Enerjimizi nasıl doğru yere koyabiliriz?
Değişim her yaşta mümkün müdür?
İşyerinde huzurlu bir ortamı nasıl yaratabiliriz?
Başarılı bir iş liderini, sevilmeyen bir yöneticiden ayıran farklar nelerdir?
Aşk, evlilik ve cinsellik konusunda bilmemiz gerekenler nelerdir?
Anne-baba olarak değişen dünyada hangi konularda sıkışıyoruz?
Türkiye’nin mutlu insanlar ülkesi olması nasıl gerçekleşecek?
Hayat neden en çok iyileri kırar?
Peki, kırıldığımız yerden nasıl güçleniriz?
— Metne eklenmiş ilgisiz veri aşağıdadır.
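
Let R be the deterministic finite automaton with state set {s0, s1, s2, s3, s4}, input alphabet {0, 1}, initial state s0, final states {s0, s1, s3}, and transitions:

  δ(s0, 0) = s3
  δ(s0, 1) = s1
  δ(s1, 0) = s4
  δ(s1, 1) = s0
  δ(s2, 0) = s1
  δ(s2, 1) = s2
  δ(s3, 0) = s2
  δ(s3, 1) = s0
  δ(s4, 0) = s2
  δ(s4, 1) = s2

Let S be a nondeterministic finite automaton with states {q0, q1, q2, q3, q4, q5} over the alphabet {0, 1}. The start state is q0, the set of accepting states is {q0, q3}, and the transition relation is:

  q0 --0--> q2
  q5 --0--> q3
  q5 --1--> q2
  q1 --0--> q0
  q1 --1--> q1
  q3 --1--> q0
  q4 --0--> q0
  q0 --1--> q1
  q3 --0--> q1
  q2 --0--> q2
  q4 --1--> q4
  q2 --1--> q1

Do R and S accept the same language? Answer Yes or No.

The string 0 is accepted by R but rejected by S.
So L(R) ≠ L(S).

No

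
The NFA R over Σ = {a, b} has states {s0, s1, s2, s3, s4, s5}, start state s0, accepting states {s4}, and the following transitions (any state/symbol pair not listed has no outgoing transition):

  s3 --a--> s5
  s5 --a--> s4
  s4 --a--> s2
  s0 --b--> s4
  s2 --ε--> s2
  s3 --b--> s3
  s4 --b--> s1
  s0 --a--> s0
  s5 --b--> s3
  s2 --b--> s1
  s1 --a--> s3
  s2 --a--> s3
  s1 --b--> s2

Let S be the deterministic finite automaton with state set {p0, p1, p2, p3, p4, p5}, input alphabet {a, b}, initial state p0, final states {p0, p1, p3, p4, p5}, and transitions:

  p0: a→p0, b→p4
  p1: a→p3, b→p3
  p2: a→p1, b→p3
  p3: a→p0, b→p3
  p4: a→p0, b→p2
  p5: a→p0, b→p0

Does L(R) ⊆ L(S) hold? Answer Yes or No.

Exploring the product automaton R × S from the start pair (s0, p0), following both machines on each input symbol, reaches 18 state pairs: (s0, p0), (s4, p4), (s2, p0), (s1, p2), (s3, p0), (s1, p4), (s3, p1), (s2, p3), (s5, p0), (s3, p4), (s2, p2), (s5, p3), (s3, p3), (s1, p3), (s4, p0), (s3, p2), (s5, p1), (s4, p3).
R accepts in {s4} and S accepts in {p0, p1, p3, p4, p5}. The reachable pairs whose R-component is accepting are (s4, p4), (s4, p0), (s4, p3); in each of them the S-component is accepting too, so the product for L(R) \ L(S) (R-component accepting, S-component rejecting) has no reachable accepting pair and the difference is empty.
Hence every string in L(R) is also in L(S).

Yes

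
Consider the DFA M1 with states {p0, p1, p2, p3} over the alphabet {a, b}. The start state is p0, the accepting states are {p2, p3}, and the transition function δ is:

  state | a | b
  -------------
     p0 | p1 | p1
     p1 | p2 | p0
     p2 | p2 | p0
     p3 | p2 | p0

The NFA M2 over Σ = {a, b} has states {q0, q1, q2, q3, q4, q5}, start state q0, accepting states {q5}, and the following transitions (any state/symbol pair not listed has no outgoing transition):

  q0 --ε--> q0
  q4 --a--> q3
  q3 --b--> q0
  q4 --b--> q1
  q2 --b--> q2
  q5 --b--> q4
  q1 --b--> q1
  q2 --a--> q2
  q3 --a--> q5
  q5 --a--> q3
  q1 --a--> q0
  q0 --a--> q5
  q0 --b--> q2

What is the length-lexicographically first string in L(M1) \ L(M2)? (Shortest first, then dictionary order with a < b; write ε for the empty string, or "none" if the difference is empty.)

The string aa is accepted by M1 but not by M2.
No shorter string lies in the difference, and aa is the lexicographically first length-2 string in L(M1) \ L(M2).

aa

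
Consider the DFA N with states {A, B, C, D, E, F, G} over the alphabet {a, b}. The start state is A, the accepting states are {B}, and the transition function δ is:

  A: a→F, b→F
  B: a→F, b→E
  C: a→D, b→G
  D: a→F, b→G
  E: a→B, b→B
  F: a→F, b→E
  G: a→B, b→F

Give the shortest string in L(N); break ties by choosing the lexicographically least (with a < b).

A breadth-first search from A reaches an accepting state first via the path A → F → E → B on input aba.
No string of length < 3 is accepted (BFS exhausts all shorter strings without reaching an accepting state), and aba is the lexicographically least accepting string of length 3.

aba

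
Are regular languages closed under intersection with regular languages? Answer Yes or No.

Yes

This is a special case of closure under intersection: the product of the two DFAs, accepting on F₁ × F₂, recognises the intersection.
So the regular languages are closed under intersection with a regular language.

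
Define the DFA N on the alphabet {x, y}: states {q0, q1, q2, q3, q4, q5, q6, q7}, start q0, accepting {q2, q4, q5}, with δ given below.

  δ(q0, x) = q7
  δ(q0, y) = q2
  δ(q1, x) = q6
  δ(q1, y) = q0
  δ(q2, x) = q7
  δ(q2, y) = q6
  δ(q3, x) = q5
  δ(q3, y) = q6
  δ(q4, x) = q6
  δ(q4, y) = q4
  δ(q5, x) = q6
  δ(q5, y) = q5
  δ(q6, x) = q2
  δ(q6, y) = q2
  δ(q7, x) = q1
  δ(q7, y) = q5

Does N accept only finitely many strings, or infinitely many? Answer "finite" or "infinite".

infinite

State q2 is reachable from the start and can reach an accepting state, and it lies on the cycle q2 → q6 → q2.
Traversing that cycle any number of times yields accepted strings of unbounded length, so the language is infinite.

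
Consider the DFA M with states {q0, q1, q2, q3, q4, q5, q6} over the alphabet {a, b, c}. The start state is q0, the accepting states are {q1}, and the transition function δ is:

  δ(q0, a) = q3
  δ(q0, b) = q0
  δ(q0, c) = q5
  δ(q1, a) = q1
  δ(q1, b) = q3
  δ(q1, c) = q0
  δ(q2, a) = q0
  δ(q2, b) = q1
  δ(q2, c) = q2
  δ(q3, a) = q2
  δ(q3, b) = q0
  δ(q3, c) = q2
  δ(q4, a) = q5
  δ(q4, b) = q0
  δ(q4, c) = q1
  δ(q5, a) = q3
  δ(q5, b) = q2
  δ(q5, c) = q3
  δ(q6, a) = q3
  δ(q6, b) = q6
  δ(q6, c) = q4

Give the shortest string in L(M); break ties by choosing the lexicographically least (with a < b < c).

aab

A breadth-first search from q0 reaches an accepting state first via the path q0 → q3 → q2 → q1 on input aab.
No string of length < 3 is accepted (BFS exhausts all shorter strings without reaching an accepting state), and aab is the lexicographically least accepting string of length 3.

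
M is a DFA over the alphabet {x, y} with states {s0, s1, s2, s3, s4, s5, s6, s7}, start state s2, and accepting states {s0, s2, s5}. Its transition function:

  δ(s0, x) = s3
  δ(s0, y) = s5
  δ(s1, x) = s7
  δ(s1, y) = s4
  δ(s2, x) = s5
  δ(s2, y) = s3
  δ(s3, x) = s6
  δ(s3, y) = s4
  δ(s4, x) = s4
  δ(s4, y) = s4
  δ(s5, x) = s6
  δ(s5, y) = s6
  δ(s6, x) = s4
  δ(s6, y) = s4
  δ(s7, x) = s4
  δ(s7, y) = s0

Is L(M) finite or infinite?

finite

The useful states (reachable from s2 and able to reach an accepting state) are {s2, s5}.
Restricted to these states the transition graph has no cycle, so every accepting path has bounded length and L is finite.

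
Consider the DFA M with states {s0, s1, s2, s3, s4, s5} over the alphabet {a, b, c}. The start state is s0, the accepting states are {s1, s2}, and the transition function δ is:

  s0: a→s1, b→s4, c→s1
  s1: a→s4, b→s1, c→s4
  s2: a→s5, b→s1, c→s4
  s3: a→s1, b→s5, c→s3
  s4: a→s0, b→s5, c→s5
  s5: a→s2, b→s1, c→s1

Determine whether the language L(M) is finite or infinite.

State s1 is reachable from the start and can reach an accepting state, and it lies on the cycle s1 → s1.
Traversing that cycle any number of times yields accepted strings of unbounded length, so the language is infinite.

infinite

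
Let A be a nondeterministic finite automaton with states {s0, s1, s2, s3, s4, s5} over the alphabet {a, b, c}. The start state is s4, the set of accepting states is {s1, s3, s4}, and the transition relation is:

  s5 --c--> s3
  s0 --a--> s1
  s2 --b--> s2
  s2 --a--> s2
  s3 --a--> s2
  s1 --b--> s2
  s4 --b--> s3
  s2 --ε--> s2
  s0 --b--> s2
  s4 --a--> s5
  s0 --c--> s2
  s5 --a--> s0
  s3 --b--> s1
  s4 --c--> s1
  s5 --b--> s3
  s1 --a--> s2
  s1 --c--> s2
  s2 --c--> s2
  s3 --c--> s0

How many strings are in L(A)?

12

The useful subgraph on states {s0, s1, s3, s4, s5} is acyclic, so L(A) is finite; the longest accepting path visits 5 useful states, giving maximum string length 4.
Counting accepting paths from s4 by length: 1 of length 0, 2 of length 1, 3 of length 2, 4 of length 3, 2 of length 4. Total 12.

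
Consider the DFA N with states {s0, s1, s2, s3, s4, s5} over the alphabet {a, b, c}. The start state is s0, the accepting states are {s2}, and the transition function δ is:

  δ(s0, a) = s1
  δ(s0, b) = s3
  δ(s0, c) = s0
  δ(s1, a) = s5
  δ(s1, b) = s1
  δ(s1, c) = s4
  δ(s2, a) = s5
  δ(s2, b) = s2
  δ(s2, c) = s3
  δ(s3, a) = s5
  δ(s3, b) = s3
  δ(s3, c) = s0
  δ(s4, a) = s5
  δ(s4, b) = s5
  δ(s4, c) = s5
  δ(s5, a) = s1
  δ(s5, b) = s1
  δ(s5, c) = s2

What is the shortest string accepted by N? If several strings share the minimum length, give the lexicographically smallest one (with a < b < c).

aac

A breadth-first search from s0 reaches an accepting state first via the path s0 → s1 → s5 → s2 on input aac.
No string of length < 3 is accepted (BFS exhausts all shorter strings without reaching an accepting state), and aac is the lexicographically least accepting string of length 3.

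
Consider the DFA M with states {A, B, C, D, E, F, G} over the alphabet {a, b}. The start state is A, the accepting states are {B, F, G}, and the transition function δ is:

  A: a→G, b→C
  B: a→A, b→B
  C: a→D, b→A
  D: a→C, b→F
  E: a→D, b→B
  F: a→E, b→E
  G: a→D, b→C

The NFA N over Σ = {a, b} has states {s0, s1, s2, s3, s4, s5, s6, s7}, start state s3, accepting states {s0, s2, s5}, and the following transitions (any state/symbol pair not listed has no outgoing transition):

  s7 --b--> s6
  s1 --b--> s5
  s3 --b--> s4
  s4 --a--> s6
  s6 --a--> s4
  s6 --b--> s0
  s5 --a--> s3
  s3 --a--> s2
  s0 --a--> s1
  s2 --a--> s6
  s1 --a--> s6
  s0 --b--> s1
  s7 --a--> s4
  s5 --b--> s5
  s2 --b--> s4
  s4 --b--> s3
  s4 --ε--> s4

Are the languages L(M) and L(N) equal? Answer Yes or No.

Exploring the product automaton M × N from the start pair (A, s3), following both machines on each input symbol, reaches 7 state pairs: (A, s3), (G, s2), (C, s4), (D, s6), (F, s0), (E, s1), (B, s5).
M accepts in {B, F, G} and N accepts in {s0, s2, s5}. In every reachable pair the two components are either both accepting — (G, s2), (F, s0), (B, s5) — or both non-accepting, so no string is accepted by exactly one of the machines: L(M) \ L(N) and L(N) \ L(M) are both empty.
Hence every string is accepted by M iff it is accepted by N, and the two languages coincide.

Yes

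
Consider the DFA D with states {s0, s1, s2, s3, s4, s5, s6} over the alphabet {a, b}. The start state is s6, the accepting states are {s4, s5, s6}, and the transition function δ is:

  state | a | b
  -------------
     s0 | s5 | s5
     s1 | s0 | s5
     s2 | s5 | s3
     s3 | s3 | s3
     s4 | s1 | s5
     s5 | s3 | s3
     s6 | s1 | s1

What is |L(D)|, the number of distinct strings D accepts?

7

The useful subgraph on states {s0, s1, s5, s6} is acyclic, so L(D) is finite; the longest accepting path visits 4 useful states, giving maximum string length 3.
Counting accepting paths from s6 by length: 1 of length 0, 2 of length 2, 4 of length 3. Total 7.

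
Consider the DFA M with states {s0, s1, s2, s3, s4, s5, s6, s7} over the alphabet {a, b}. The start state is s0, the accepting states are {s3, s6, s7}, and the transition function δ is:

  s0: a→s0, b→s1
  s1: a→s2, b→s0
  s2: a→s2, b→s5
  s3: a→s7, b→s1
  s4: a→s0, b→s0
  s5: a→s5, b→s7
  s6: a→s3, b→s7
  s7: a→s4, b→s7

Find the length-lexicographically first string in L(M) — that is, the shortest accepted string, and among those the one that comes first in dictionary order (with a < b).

babb

A breadth-first search from s0 reaches an accepting state first via the path s0 → s1 → s2 → s5 → s7 on input babb.
No string of length < 4 is accepted (BFS exhausts all shorter strings without reaching an accepting state), and babb is the lexicographically least accepting string of length 4.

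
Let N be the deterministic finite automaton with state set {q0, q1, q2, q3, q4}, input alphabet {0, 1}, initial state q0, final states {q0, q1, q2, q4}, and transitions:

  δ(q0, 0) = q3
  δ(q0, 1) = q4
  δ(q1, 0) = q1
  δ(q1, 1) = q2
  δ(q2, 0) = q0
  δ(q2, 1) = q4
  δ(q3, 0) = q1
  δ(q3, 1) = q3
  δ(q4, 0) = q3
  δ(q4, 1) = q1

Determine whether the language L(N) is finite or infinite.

State q1 is reachable from the start and can reach an accepting state, and it lies on the cycle q1 → q1.
Traversing that cycle any number of times yields accepted strings of unbounded length, so the language is infinite.

infinite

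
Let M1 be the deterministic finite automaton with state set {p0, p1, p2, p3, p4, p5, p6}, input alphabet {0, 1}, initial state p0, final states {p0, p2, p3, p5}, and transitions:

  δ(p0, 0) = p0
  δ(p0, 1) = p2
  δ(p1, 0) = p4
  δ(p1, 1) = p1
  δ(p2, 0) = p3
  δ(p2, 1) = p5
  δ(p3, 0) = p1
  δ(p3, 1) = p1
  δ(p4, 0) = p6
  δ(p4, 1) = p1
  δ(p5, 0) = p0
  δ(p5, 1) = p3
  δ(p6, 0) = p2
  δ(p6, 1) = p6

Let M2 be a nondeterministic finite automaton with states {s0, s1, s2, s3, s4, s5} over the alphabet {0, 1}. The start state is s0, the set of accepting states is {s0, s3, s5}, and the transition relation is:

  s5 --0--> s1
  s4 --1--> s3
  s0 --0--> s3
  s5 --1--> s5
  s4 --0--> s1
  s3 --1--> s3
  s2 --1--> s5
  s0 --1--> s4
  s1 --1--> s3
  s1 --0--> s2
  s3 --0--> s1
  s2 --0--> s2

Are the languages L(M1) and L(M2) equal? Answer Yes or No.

No

The string 1 is accepted by M1 but rejected by M2.
So L(M1) ≠ L(M2).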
Mert İnan sordu, Acar Baltaş yanıtladı; Hayat En Çok İyileri Kırar, hayat üzerine düşünmek ve farklı yolları denemek isteyenler için bir başucu kaynağı...

İRLANDA RUYASI

Netflix çok fazla reklamını yapınca seyredeyim dedim. Hayatının aşkı en yakın arkadaşıyla nişanlanınca Maddie, İrlanda'daki düğünlerinde nedime olmak için duygularını bir kenara bırakır. Çiftin evlenmesine günler kala Maddie, gerçek aşk için kendiliğinden bir dilek tutar ve uyandığında kendisini müstakbel gelin olarak bulur. Hayali gerçekmiş gibi görünen Maddie, çok geçmeden gerçek ruh eşinin tamamen başka biri olduğunu fark eder.Senaryosunu Kirsten Hansen'in kaleme aldığı ve yönetmen koltuğunda da Janeen Damian'in oturmakta olduğu "Irish Wish"; oyuncu kadrosundaki özensizlik başta olmak üzere neredeyse her yanıyla dökülen romantik komedi olarak geliyor karşımıza...Sabun köpüğü gibi ama kafa dağıtan bir film.

GAMZELİ GÜZEL

Türk Sineması'nın sevilen oyuncularından Bahar Öztan'dan acı haber geldi. Geçtiğimiz yıl daha önce 3 kez yendiği kansere tekrar yakalanan Öztan, tedavi gördüğü hastanede yaşam mücadelesini kaybetti. Kolon kanserine yakalanan ünlü oyuncu, bir süredir yoğun bakımda tedavi görüyordu. 1980'lerde kariyerinin en parlak dönemini yaşayan Bahar Öztan, bir şampuan reklamında rol aldıktan sonra film yapımcılarının da dikkatini çekerek sinema dünyasına adım atmıştı.Ardında pek çok film ve güzel dostluklar, anılar bıraktı. Huzurla uyu gamzeli güzel.